Trying to understand while loops but after typing in the input a number that is not in the list, it doesn't keep asking until it is one of the numbers in the list.
number = 12
while number not in [0,1,2,3,4]:
number = input("type a number: ")
print(number)
if number in [0,1,2,3,4]:
print('one of those numbers')
else:
break
print('not one of those numbers')
the above gives this if you type 4343:
type a number: 4343
4343
not one of those numbers
CodePudding user response:
If you step through your code you can see that the "number" variable gets what you typed in, 4343. Then you check to see if number is in the list of 0-4. It's not, so execution proceeds down the "else" branch, which is a break. Break will "break" the execution of your loop, so the next thing printed is "not one of those numbers" and execution stops and you are not asked for another input.

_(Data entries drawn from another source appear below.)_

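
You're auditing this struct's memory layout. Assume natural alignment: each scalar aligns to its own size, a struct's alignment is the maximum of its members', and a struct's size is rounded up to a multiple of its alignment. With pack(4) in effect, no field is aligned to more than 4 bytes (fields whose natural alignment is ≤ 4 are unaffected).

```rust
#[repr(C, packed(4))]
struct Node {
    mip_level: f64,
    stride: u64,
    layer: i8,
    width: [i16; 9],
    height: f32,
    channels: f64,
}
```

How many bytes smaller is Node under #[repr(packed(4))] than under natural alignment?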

If you were to type a number like "4" what would happen? Well, the same thing I think. That's because your input comes in as a string, not a number, and you are asking if the string "4" is in the list of numbers, and it isn't. You need to parse the input as an int, you can do that by wrapping your input call in the "int" function - int(input("Type a number: ")) and now "number" will be an int, not a string.
CodePudding user response:
number = 12
while number not in [0,1,2,3,4]:
number = int(input("type a number: "))
print(number)
if number in [0,1,2,3,4]:
print('one of those numbers')
break
else:
print('not one of those numbers')
continue
As @inteoryx told that when you give an input it's a default string value. You have to convert it to integer and you used break statement if the number not in the list. break gets you out of the loop you should use continue statement instead. I added break in the if statement that will get you out of the loop if the number is in the list.